Müpa Film Club
Music Till Death Do Us Part
“What am I without music?” sang Péter Máté, and it is a sentiment we can fully identify with. The new season of the Müpa Film Club has the kind of music as its focus that inspired the inception of a number of films of era-defining significance. Once again, our audience has a wonderful selection to pick from in 2026. As part of the screenings, Lars von Trier’s powerfully elemental melodrama Dancer in the Dark, which achieved huge success starring Björk, will be joined by György Szomjas's 1981 cult film Kopaszkutya (Bald Dog) on the Auditorium’s big screen. The authentic American vibe is brought to life by, among other offerings, Ralph Bakshi’s animated feature American Pop and Robert Altman's Nashville, but, of course, the outrageous parody of The Rocky Horror Picture Show could not be ignored, and the same goes for All That Jazz. The icing on the cake is the bewilderingly diverse and captivating Moulin Rouge!, where the performances of Nicole Kidman and Ewan McGregor ensure there won’t be a dry eye in the house.

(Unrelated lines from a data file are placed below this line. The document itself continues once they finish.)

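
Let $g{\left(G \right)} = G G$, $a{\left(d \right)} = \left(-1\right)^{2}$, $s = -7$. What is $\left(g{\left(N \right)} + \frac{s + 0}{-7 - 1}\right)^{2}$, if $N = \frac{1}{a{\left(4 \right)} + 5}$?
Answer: $\frac{4225}{5184} \approx 0.81501$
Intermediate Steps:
$a{\left(d \right)} = 1$
$N = \frac{1}{6}$ ($N = \frac{1}{1 + 5} = \frac{1}{6} \approx 0.16667$)
$g{\left(G \right)} = G^{2}$
$\left(g{\left(N \right)} + \frac{s + 0}{-7 - 1}\right)^{2} = \left(\left(\frac{1}{6}\right)^{2} + \frac{-7 + 0}{-7 - 1}\right)^{2} = \left(\frac{1}{36} - \frac{7}{-8}\right)^{2} = \left(\frac{1}{36} - - \frac{7}{8}\right)^{2} = \left(\frac{1}{36} + \frac{7}{8}\right)^{2} = \left(\frac{65}{72}\right)^{2} = \frac{4225}{5184}$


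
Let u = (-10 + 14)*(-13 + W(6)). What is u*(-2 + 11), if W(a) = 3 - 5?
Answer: -540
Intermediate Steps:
W(a) = -2
u = -60 (u = (-10 + 14)*(-13 - 2) = 4*(-15) = -60)
u*(-2 + 11) = -60*(-2 + 11) = -60*9 = -540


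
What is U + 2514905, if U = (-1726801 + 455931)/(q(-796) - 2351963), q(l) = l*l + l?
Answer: 4323482597285/1719143 ≈ 2.5149e+6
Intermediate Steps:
q(l) = l + l² (q(l) = l² + l = l + l²)
U = 1270870/1719143 (U = (-1726801 + 455931)/(-796*(1 - 796) - 2351963) = -1270870/(-796*(-795) - 2351963) = -1270870/(632820 - 2351963) = -1270870/(-1719143) = -1270870*(-1/1719143) = 1270870/1719143 ≈ 0.73925)
U + 2514905 = 1270870/1719143 + 2514905 = 4323482597285/1719143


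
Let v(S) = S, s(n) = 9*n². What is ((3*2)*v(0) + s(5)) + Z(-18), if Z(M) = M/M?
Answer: 226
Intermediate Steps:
Z(M) = 1
((3*2)*v(0) + s(5)) + Z(-18) = ((3*2)*0 + 9*5²) + 1 = (6*0 + 9*25) + 1 = (0 + 225) + 1 = 225 + 1 = 226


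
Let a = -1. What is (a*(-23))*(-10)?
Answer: -230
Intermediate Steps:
(a*(-23))*(-10) = -1*(-23)*(-10) = 23*(-10) = -230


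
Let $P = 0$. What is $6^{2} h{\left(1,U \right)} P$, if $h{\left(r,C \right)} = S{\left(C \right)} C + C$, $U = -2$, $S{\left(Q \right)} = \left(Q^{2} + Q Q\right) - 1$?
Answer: $0$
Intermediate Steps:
$S{\left(Q \right)} = -1 + 2 Q^{2}$ ($S{\left(Q \right)} = \left(Q^{2} + Q^{2}\right) - 1 = 2 Q^{2} - 1 = -1 + 2 Q^{2}$)
$h{\left(r,C \right)} = C + C \left(-1 + 2 C^{2}\right)$ ($h{\left(r,C \right)} = \left(-1 + 2 C^{2}\right) C + C = C \left(-1 + 2 C^{2}\right) + C = C + C \left(-1 + 2 C^{2}\right)$)
$6^{2} h{\left(1,U \right)} P = 6^{2} \cdot 2 \left(-2\right)^{3} \cdot 0 = 36 \cdot 2 \left(-8\right) 0 = 36 \left(-16\right) 0 = \left(-576\right) 0 = 0$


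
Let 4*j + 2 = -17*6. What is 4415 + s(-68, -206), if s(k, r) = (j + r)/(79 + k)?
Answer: 48333/11 ≈ 4393.9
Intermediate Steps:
j = -26 (j = -½ + (-17*6)/4 = -½ + (¼)*(-102) = -½ - 51/2 = -26)
s(k, r) = (-26 + r)/(79 + k)
4415 + s(-68, -206) = 4415 + (-26 - 206)/(79 - 68) = 4415 - 232/11 = 48333/11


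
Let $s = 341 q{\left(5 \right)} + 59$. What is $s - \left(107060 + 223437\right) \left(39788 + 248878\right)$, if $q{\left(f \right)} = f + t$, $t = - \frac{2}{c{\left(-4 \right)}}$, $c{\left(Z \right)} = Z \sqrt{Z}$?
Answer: $-95403245238 - \frac{341 i}{4} \approx -9.5403 \cdot 10^{10} - 85.25 i$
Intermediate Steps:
$c{\left(Z \right)} = Z^{\frac{3}{2}}$
$t = - \frac{i}{4}$ ($t = - \frac{2}{\left(-4\right)^{\frac{3}{2}}} = - \frac{2}{\left(-8\right) i} = - 2 \frac{i}{8} = - \frac{i}{4} \approx - 0.25 i$)
$q{\left(f \right)} = f - \frac{i}{4}$
$s = 1764 - \frac{341 i}{4}$ ($s = 341 \left(5 - \frac{i}{4}\right) + 59 = \left(1705 - \frac{341 i}{4}\right) + 59 = 1764 - \frac{341 i}{4} \approx 1764.0 - 85.25 i$)
$s - \left(107060 + 223437\right) \left(39788 + 248878\right) = \left(1764 - \frac{341 i}{4}\right) - \left(107060 + 223437\right) \left(39788 + 248878\right) = \left(1764 - \frac{341 i}{4}\right) - 330497 \cdot 288666 = \left(1764 - \frac{341 i}{4}\right) - 95403247002 = -95403245238 - \frac{341 i}{4}$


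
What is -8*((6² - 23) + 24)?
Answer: -296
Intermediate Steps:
-8*((6² - 23) + 24) = -8*((36 - 23) + 24) = -8*(13 + 24) = -8*37 = -296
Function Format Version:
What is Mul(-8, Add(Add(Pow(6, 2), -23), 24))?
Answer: -296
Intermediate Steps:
Mul(-8, Add(Add(Pow(6, 2), -23), 24)) = Mul(-8, Add(Add(36, -23), 24)) = Mul(-8, Add(13, 24)) = Mul(-8, 37) = -296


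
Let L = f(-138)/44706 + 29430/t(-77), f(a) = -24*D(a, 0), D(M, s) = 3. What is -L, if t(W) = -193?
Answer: 219285246/1438043 ≈ 152.49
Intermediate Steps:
f(a) = -72 (f(a) = -24*3 = -72)
L = -219285246/1438043 (L = -72/44706 + 29430/(-193) = -72*1/44706 + 29430*(-1/193) = -12/7451 - 29430/193 = -219285246/1438043 ≈ -152.49)
-L = -1*(-219285246/1438043) = 219285246/1438043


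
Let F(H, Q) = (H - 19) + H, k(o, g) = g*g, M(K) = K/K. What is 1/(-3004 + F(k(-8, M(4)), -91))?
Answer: -1/3021 ≈ -0.00033102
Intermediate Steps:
M(K) = 1
k(o, g) = g²
F(H, Q) = -19 + 2*H (F(H, Q) = (-19 + H) + H = -19 + 2*H)
1/(-3004 + F(k(-8, M(4)), -91)) = 1/(-3004 + (-19 + 2*1²)) = 1/(-3004 + (-19 + 2*1)) = 1/(-3004 + (-19 + 2)) = 1/(-3004 - 17) = 1/(-3021) = -1/3021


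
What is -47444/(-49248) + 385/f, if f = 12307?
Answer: 150713447/151523784 ≈ 0.99465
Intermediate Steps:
-47444/(-49248) + 385/f = -47444/(-49248) + 385/12307 = -47444*(-1/49248) + 385*(1/12307) = 11861/12312 + 385/12307 = 150713447/151523784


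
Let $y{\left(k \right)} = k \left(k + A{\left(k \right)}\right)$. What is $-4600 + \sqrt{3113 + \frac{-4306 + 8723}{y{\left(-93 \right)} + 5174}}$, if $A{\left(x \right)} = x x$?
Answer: $-4600 + \frac{5 \sqrt{77817887850478}}{790534} \approx -4544.2$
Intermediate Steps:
$A{\left(x \right)} = x^{2}$
$y{\left(k \right)} = k \left(k + k^{2}\right)$
$-4600 + \sqrt{3113 + \frac{-4306 + 8723}{y{\left(-93 \right)} + 5174}} = -4600 + \sqrt{3113 + \frac{-4306 + 8723}{\left(-93\right)^{2} \left(1 - 93\right) + 5174}} = -4600 + \sqrt{3113 + \frac{4417}{8649 \left(-92\right) + 5174}} = -4600 + \sqrt{3113 + \frac{4417}{-795708 + 5174}} = -4600 + \sqrt{3113 + \frac{4417}{-790534}} = -4600 + \sqrt{3113 + 4417 \left(- \frac{1}{790534}\right)} = -4600 + \sqrt{3113 - \frac{4417}{790534}} = -4600 + \sqrt{\frac{2460927925}{790534}} = -4600 + \frac{5 \sqrt{77817887850478}}{790534}$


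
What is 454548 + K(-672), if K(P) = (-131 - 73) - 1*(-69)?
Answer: 454413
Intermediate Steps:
K(P) = -135 (K(P) = -204 + 69 = -135)
454548 + K(-672) = 454548 - 135 = 454413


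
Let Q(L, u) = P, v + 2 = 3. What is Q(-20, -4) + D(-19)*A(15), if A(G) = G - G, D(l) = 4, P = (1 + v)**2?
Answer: 4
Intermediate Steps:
v = 1 (v = -2 + 3 = 1)
P = 4 (P = (1 + 1)**2 = 2**2 = 4)
Q(L, u) = 4
A(G) = 0
Q(-20, -4) + D(-19)*A(15) = 4 + 4*0 = 4 + 0 = 4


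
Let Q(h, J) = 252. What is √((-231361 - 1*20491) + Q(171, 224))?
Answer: 20*I*√629 ≈ 501.6*I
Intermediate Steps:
√((-231361 - 1*20491) + Q(171, 224)) = √((-231361 - 1*20491) + 252) = √((-231361 - 20491) + 252) = √(-251852 + 252) = √(-251600) = 20*I*√629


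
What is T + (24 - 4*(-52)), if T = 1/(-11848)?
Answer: 2748735/11848 ≈ 232.00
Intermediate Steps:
T = -1/11848 ≈ -8.4402e-5
T + (24 - 4*(-52)) = -1/11848 + (24 - 4*(-52)) = -1/11848 + (24 + 208) = -1/11848 + 232 = 2748735/11848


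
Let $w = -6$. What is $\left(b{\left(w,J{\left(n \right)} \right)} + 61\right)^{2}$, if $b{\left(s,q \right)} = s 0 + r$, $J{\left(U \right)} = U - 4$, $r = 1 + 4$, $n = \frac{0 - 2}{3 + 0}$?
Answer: $4356$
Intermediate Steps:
$n = - \frac{2}{3} \approx -0.66667$
$r = 5$
$J{\left(U \right)} = -4 + U$
$b{\left(s,q \right)} = 5$ ($b{\left(s,q \right)} = s 0 + 5 = 0 + 5 = 5$)
$\left(b{\left(w,J{\left(n \right)} \right)} + 61\right)^{2} = \left(5 + 61\right)^{2} = 66^{2} = 4356$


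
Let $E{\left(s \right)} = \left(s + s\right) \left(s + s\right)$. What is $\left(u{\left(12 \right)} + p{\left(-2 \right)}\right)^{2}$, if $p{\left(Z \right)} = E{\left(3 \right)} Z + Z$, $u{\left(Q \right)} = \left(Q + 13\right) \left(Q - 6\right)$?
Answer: $5776$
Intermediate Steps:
$E{\left(s \right)} = 4 s^{2}$ ($E{\left(s \right)} = 2 s 2 s = 4 s^{2}$)
$u{\left(Q \right)} = \left(-6 + Q\right) \left(13 + Q\right)$ ($u{\left(Q \right)} = \left(13 + Q\right) \left(-6 + Q\right) = \left(-6 + Q\right) \left(13 + Q\right)$)
$p{\left(Z \right)} = 37 Z$ ($p{\left(Z \right)} = 4 \cdot 3^{2} Z + Z = 4 \cdot 9 Z + Z = 36 Z + Z = 37 Z$)
$\left(u{\left(12 \right)} + p{\left(-2 \right)}\right)^{2} = \left(\left(-78 + 12^{2} + 7 \cdot 12\right) + 37 \left(-2\right)\right)^{2} = \left(\left(-78 + 144 + 84\right) - 74\right)^{2} = \left(150 - 74\right)^{2} = 76^{2} = 5776$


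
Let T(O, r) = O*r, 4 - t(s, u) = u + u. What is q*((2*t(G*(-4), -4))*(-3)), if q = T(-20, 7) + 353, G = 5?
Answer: -15336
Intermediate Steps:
t(s, u) = 4 - 2*u (t(s, u) = 4 - (u + u) = 4 - 2*u)
q = 213 (q = -20*7 + 353 = -140 + 353 = 213)
q*((2*t(G*(-4), -4))*(-3)) = 213*((2*(4 - 2*(-4)))*(-3)) = 213*((2*(4 + 8))*(-3)) = 213*((2*12)*(-3)) = 213*(24*(-3)) = 213*(-72) = -15336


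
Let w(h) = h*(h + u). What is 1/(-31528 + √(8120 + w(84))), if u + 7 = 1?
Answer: -563/17750002 - √917/248500028 ≈ -3.1840e-5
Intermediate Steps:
u = -6 (u = -7 + 1 = -6)
w(h) = h*(-6 + h) (w(h) = h*(h - 6) = h*(-6 + h))
1/(-31528 + √(8120 + w(84))) = 1/(-31528 + √(8120 + 84*(-6 + 84))) = 1/(-31528 + √(8120 + 84*78)) = 1/(-31528 + √(8120 + 6552)) = 1/(-31528 + √14672) = 1/(-31528 + 4*√917)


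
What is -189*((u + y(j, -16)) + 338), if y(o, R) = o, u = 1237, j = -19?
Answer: -294084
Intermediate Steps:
-189*((u + y(j, -16)) + 338) = -189*((1237 - 19) + 338) = -189*(1218 + 338) = -189*1556 = -294084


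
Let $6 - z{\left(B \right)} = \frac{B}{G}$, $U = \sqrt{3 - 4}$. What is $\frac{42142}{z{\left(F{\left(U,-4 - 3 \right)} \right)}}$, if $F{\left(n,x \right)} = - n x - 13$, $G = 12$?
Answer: $\frac{21492420}{3637} + \frac{1769964 i}{3637} \approx 5909.4 + 486.65 i$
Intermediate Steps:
$U = i$ ($U = \sqrt{-1} = i \approx 1.0 i$)
$F{\left(n,x \right)} = -13 - n x$ ($F{\left(n,x \right)} = - n x - 13 = -13 - n x$)
$z{\left(B \right)} = 6 - \frac{B}{12}$
$\frac{42142}{z{\left(F{\left(U,-4 - 3 \right)} \right)}} = \frac{42142}{6 - \frac{-13 - i \left(-4 - 3\right)}{12}} = \frac{42142}{6 - \frac{-13 - i \left(-7\right)}{12}} = \frac{42142}{6 - \frac{-13 + 7 i}{12}} = \frac{42142}{6 + \left(\frac{13}{12} - \frac{7 i}{12}\right)} = \frac{42142}{\frac{85}{12} - \frac{7 i}{12}} = 42142 \frac{72 \left(\frac{85}{12} + \frac{7 i}{12}\right)}{3637} = \frac{3034224 \left(\frac{85}{12} + \frac{7 i}{12}\right)}{3637}$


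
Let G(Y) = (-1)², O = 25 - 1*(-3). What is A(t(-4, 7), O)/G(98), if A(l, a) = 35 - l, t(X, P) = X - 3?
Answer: 42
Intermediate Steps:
O = 28 (O = 25 + 3 = 28)
t(X, P) = -3 + X
G(Y) = 1
A(t(-4, 7), O)/G(98) = (35 - (-3 - 4))/1 = (35 - 1*(-7))*1 = (35 + 7)*1 = 42*1 = 42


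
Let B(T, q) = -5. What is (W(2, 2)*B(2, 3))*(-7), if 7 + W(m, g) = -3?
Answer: -350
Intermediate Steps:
W(m, g) = -10 (W(m, g) = -7 - 3 = -10)
(W(2, 2)*B(2, 3))*(-7) = -10*(-5)*(-7) = 50*(-7) = -350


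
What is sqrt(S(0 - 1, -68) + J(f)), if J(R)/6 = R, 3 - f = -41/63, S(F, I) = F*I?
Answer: 4*sqrt(2478)/21 ≈ 9.4818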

Before and after the screenings, the film critic András Réz’s open-ended conversations, full of fascinating details and behind-the-scenes secrets, will help viewers immerse themselves even more deeply into the films. The discussions are conducted in Hungarian.
Come and join us!
It Only Hurts When I Laugh
Excerpts from the history of Hungarian film comedies and satires
We should make it clear right from the start: comedy is not a genre in itself. It’s more of a box into which we loosely toss any film that makes us laugh. Of course, we can try to group comedies together based on the type of laughter they induce. Such a classification scheme would yield ‘smiling films’, ‘laughing films’, ‘laughing-out-loud films’, ‘giggling films’ and so on. This approach seems rather imprecise, though. What we laugh at, what we find funny, varies quite a lot. It depends on the era, the culture, the community – and even the viewer’s current mood. We find different things funny in a silent burlesque film than we do in a rom-com, and we laugh differently at a satire than we do at a parody. It would take a long time to list each category. This new series from the Müpa Film Club celebrates ninety years of Hungarian film comedies. It promises to be a journey of discovery through time, and a great adventure. Filmmakers and directors always need to understand their era and their audience well enough to make their jokes hit the mark. The film club, on the other hand, is an opportunity to explore how our views, prejudices and values have changed over the decades.
The first three films in the series – Pesti mese (Tales of Budapest, 1937), A csodacsatár (The Miracle Striker, 1956/1957) and Mici néní két élete (Auntie Who Was Respectable, 1963) – testify to the fact that even though the language of Hungarian film did not undergo any fundamental changes over the course of those 26 years, everything else did. Revealed behind the comedic characters, the situational humour, the amusing dialogues and the gags is our world at that time, along with its doubts and questions. And there will be things we can still laugh about today.